Transparency International's “Global Corruption Barometer 2009” released recently, named Venezuela, Ghana, Indonesia, Cambodia, Bolivia, Senegal, Russia and Kenya, as countries where the practice has been on the rise with the poor persistently hard hit.
According to the report, this situation has compounded the already difficult situation of low-income households and threatened jobs as well as income.
“The private sector uses bribes to influence public policy, laws and regulations,” over half of the more than 73,000 respondents drawn from 69 countries and territories around the world, who polled for the 2009 survey, said.
Half of these also expressed a willingness to pay a premium to buy from corruption-free companies.
“These results show a public sobered by a financial crisis precipitated by weak regulations and a lack of corporate accountability,” Huguette Labelle, Transparency International's Chair noted, adding: “But we also see that the public is willing to actively support clean business.
What is needed now is bold action by companies to continue strengthening their policies and practices, and to report more transparently on finances and interactions with government.”

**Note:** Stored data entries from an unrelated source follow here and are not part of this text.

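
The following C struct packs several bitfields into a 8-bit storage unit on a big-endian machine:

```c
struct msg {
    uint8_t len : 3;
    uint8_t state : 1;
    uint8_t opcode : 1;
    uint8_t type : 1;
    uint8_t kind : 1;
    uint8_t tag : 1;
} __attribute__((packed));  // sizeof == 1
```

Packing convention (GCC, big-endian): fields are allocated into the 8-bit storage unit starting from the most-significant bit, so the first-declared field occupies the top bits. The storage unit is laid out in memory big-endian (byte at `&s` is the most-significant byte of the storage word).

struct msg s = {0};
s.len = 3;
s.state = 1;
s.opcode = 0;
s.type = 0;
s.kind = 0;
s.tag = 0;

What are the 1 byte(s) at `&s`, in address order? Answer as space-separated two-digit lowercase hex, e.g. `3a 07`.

70

[5+:3] len=3 & 0x7 = 0x3; word=0x60
[4+:1] state=1 & 0x1 = 0x1; word=0x70
[3+:1] opcode=0 & 0x1 = 0x0; word=0x70
[2+:1] type=0 & 0x1 = 0x0; word=0x70
[1+:1] kind=0 & 0x1 = 0x0; word=0x70
[0+:1] tag=0 & 0x1 = 0x0; word=0x70
word = 0x70 → big-endian bytes:
  [0]=0x70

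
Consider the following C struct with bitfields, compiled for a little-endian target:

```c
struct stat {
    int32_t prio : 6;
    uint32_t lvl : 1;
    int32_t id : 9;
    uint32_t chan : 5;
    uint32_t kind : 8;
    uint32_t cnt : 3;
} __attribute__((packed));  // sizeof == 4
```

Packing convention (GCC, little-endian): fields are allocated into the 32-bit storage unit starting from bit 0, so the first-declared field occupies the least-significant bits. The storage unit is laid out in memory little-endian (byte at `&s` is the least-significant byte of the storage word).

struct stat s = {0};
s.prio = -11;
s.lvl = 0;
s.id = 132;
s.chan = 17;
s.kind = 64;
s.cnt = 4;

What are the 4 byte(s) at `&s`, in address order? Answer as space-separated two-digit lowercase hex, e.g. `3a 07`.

[0+:6] prio=-11 & 0x3f = 0x35; word=0x00000035
[6+:1] lvl=0 & 0x1 = 0x0; word=0x00000035
[7+:9] id=132 & 0x1ff = 0x84; word=0x00004235
[16+:5] chan=17 & 0x1f = 0x11; word=0x00114235
[21+:8] kind=64 & 0xff = 0x40; word=0x08114235
[29+:3] cnt=4 & 0x7 = 0x4; word=0x88114235
word = 0x88114235 → little-endian bytes:
  [0]=0x35  [1]=0x42  [2]=0x11  [3]=0x88

35 42 11 88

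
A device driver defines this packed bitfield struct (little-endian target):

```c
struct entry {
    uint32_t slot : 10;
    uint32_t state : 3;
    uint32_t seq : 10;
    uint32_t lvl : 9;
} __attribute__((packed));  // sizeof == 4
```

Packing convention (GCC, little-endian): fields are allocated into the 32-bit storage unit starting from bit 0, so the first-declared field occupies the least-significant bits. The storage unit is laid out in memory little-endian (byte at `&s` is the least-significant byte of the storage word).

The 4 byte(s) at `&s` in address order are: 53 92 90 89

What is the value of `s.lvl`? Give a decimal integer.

[0]=0x53 [1]=0x92 [2]=0x90 [3]=0x89 (little-endian) → word 0x89909253
slot [0+:10] = (word>>0) & 0x3ff = 595
state [10+:3] = (word>>10) & 0x7 = 4
seq [13+:10] = (word>>13) & 0x3ff = 132
lvl [23+:9] = (word>>23) & 0x1ff = 275  ←

275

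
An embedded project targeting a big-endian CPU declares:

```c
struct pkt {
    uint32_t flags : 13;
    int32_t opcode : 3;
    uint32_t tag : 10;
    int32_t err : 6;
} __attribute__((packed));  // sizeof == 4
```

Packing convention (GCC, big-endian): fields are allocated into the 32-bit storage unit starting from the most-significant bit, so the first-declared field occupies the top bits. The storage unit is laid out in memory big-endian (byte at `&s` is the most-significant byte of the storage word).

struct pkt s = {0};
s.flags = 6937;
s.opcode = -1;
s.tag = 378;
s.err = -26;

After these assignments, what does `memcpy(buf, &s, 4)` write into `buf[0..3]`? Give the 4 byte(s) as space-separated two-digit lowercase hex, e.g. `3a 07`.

d8 cf 5e a6

[19+:13] flags=6937 & 0x1fff = 0x1b19; word=0xd8c80000
[16+:3] opcode=-1 & 0x7 = 0x7; word=0xd8cf0000
[6+:10] tag=378 & 0x3ff = 0x17a; word=0xd8cf5e80
[0+:6] err=-26 & 0x3f = 0x26; word=0xd8cf5ea6
word = 0xd8cf5ea6 → big-endian bytes:
  [0]=0xd8  [1]=0xcf  [2]=0x5e  [3]=0xa6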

Stressing that the poor are disproportionately burdened by bribe demands, the report found that efforts by governments to combat corruption are generally perceived as ineffective, in addition to high levels of perceived corruption in political parties, parliaments and the civil service.
The business-related findings of the survey therefore send a powerful signal to the private sector and provide yet another incentive - in addition to the legal, reputational and financial risks of corruption - for companies to prove that they are clean and to communicate this clearly to the public.
In Cambodia, Hong Kong, Liberia and Sierra Leone, as many as 4 in 5 respondents said they would pay a premium for products and services from corruption-free companies.
Asked specifically how corrupt they perceive different domestic institutions to be, half of respondents said they see the private sector as corrupt, an increase of 8 percentage points over five years ago.
And in roughly a fifth of the countries and territories surveyed, including countries home to some of the world's major financial centres, such as Hong Kong, Luxembourg and Switzerland, respondents identify the private sector as the most corrupt institution.
In Cameroon, Liberia, Sierra Leone and Uganda, more than 50 percent of respondents reported having to pay a bribe in the past 12 months.
The Middle East and North Africa registered the worst results, with 4 in 10 respondents reporting bribe payments in the past year.
The police were identified as the most common source of bribe demands; globally, one in four of those who had contact with the police in the previous year paid a bribe.